Carmel de Saint-Maur - Père Maurice Boisson
On ne peut pas
refuser de partager ce qu’on a dans le cœur, surtout en cette fête. Je vous
confie très simplement et fraternellement quelques réflexions que m’inspirent
Saints Pierre et Paul, et mon chemin de cinquante ans de prêtre au service du
Christ et de mes frères et sœurs.
Cinquante ans, c’est pas bien
long dans la vie du monde et de l’Eglise, pourtant ce demi-siècle fut et est
encore un temps où la mutation du monde et de l’Eglise a été le plus rapide et
le plus profond. On est entré dans une civilisation nouvelle, des modes de vie,
de la pensée, des relations, de la technique, dans tous les domaines.
L’Eglise n’a pas échappé à
cette mutation (dans nos pays). L’enthousiasme du Concile Vatican II, en plein
dynamisme en 1964, a rencontré une diminution progressive des comportements et
pratiques religieux, une baisse des vocations ; les chrétiens sont
confrontés à l’apparition d’autres modèles familiaux, sociaux, de modes de vie,
de valeurs, d’autres manières de vivre la foi.
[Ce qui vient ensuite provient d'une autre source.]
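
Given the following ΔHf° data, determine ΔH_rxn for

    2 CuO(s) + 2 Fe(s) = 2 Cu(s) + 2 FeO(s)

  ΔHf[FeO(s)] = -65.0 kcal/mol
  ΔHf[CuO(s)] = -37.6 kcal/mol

Products: 2·(+0.0) + 2·(-65.0) = -130.0
Reactants: 2·(-37.6) + 2·(+0.0) = -75.2
ΔH_rxn = (-130.0) − (-75.2) = -54.8 kcal/mol

ΔH_rxn = -54.8 kcal/mol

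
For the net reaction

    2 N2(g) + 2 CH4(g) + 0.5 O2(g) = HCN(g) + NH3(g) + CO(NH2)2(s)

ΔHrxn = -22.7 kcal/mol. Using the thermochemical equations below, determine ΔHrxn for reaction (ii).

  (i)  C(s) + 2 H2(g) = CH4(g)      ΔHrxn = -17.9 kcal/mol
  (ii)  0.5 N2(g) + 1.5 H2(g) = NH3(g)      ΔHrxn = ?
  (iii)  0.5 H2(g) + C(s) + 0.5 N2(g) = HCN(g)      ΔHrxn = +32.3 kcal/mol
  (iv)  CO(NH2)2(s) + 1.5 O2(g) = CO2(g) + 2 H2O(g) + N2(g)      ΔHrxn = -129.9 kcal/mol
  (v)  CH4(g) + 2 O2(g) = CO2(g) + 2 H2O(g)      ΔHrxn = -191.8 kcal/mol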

Nous avons dû – c’est encore
plus vrai aujourd’hui – apprendre progressivement à balbutier des repères -
sinon des réponses – pour de nouvelles questions, pour des situations
nouvelles ; nous avons dû apprendre à faire cohabiter en nous l’ardeur, le
dynamisme - parfois teinté de rêve -, et la réalité décapante qui nous
environne.
Ce temps – et c’est toujours
actuel – a été pour moi, pour nous - amis prêtres, laïcs, religieux, amis de
tous bords, là où mon ministère et mes responsabilités m’ont conduit – ce temps
a été et est toujours un défi passionnant, attachant, arrachant et douloureux
parfois, mais toujours source humble mais forte de joie intérieure, parce que,
comme Pierre et Paul, « nous savons en qui nous avons mis notre
confiance » (cf. 2 Timothée 1,12).
C’est de tout cela et de bien
d’autres petits et grands bonheurs, petites et grandes misères qui font
grandir, que je rends grâce aujourd’hui, avec le Psaume que nous venons de
chanter : « Qui regarde vers
lui resplendira » (Psaume 33,6).
Nous rejoignons, dans la
profondeur, l’expérience humaine et spirituelle de Pierre et Paul, de toutes
celles et de tous ceux qui - d’une manière ou d’une autre – nous aident à
grandir.
L’expérience de Pierre et de
Paul, c’est d’avoir vécu et témoigné d’une Personne vivante, de Quelqu’un de
présent : le Christ.
« Tu es le Christ, le Fils du Dieu vivant » - dit Pierre (Matthieu 16,16).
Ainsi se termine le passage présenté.